Toybox provides several decompressors but compresses to a single format (deflate, ala gzip/zlib). Our e2fsprogs doesn't currently plan to support ext4 or defrag. The "qcc" reference is because someday an external project to glue QEMU's Tiny Code Generator to Fabrice Bellard's old Tiny C Compiler making a multicall binary that does cc/ld/as for all the targets QEMU supports (then use the LLVM C Backend to compile LLVM itself to C for use as a modern replacement for cfront to bootstrap C++ code) is under consideration as a successor project to toybox. Until then things like objdump -d (requiring target-specific disassembly for an unbounded number of architectures) are out of scope for toybox. (This means drawing the line somewhere between architecture-specific support in file and strace, and including a full assembler for each architecture.)

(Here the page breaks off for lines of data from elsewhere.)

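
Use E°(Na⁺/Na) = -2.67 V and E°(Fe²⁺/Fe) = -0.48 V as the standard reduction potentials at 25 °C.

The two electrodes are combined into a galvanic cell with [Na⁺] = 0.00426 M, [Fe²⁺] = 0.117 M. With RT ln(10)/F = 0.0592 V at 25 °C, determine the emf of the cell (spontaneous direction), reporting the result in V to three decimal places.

+2.303 V

Fe²⁺/Fe is the cathode (higher E°), Na⁺/Na the anode: E°cell = -0.48 − (-2.67) = +2.19 V, n = 2.
Overall: Fe²⁺(aq) + 2 Na(s) → Fe(s) + 2 Na⁺(aq)
Q = [Na⁺]^2 / ([Fe²⁺]); log Q = -3.809.
E = E° − (0.0592/n) log Q = +2.19 − (0.0592/2)(-3.809) = +2.303 V.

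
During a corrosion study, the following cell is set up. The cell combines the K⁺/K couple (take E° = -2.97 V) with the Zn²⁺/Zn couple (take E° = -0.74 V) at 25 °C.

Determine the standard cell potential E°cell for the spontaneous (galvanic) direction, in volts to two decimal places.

The Zn²⁺/Zn couple has the higher reduction potential, so it is the cathode; K⁺/K is oxidised at the anode.
E°cell = E°(cathode) − E°(anode) = (-0.74) − (-2.97) = +2.23 V.
Since E°cell > 0, the reaction is spontaneous under standard conditions.

+2.23 V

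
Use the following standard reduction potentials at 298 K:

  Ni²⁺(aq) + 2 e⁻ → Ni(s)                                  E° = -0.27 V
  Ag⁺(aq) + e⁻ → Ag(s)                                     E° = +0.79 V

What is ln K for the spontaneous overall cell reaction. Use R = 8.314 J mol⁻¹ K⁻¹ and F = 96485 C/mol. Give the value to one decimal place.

82.6

Cathode: Ag⁺/Ag; anode: Ni²⁺/Ni. E°cell = (+0.79) − (-0.27) = +1.06 V, with n = 2.
ΔG° = −nFE° = −RT ln K, so ln K = nFE°/(RT) = (2)(96485)(+1.06) / ((8.314)(298)) = 82.560.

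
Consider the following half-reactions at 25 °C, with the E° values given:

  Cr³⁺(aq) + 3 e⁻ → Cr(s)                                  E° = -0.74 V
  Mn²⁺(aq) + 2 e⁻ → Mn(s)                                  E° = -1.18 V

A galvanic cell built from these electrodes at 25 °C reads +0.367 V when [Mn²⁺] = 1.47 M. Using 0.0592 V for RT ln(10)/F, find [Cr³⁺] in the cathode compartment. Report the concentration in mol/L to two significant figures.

0.00036 M

Cr³⁺/Cr is the cathode, Mn²⁺/Mn the anode: E°cell = +0.44 V, n = 6.
Overall reaction: 2 Cr³⁺(aq) + 3 Mn(s) → 2 Cr(s) + 3 Mn²⁺(aq); Q = [Mn²⁺]^3/[Cr³⁺]^2.
From E = E° − (0.0592/n) log Q: log Q = (E° − E)·n/0.0592 = (+0.44 − (+0.367))·6/0.0592 = 7.3986.
So 2·log[Cr³⁺] = 3·log(1.47) − log Q = 0.5020 − (7.3986) = -6.8966; log[Cr³⁺] = -6.8966 / 2 = -3.4483; [Cr³⁺] = 10^(-3.4483) ≈ 0.00036 M.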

Packages from LFS ch6 toybox does NOT plan to replace:

That said, we do implement our own zlib and readline replacements, and presumably _could_ export them as library bindings. Plus we provide our own version of a bunch of the section 1 man pages (as command help). Possibly libcap and acl are interesting?

Misc

The kbd package has over a dozen commands, we only implement chvt. The iproute2 package implements over a dozen commands, there's an "ip" in pending but I'm not a fan (ifconfig and route and such should be extended to work properly). We don't implement eudev, but toybox's maintainer created busybox mdev way back when (which replaces it) and plans to do a new one for toybox as soon as we work out what subset is still needed now that devtmpfs is available.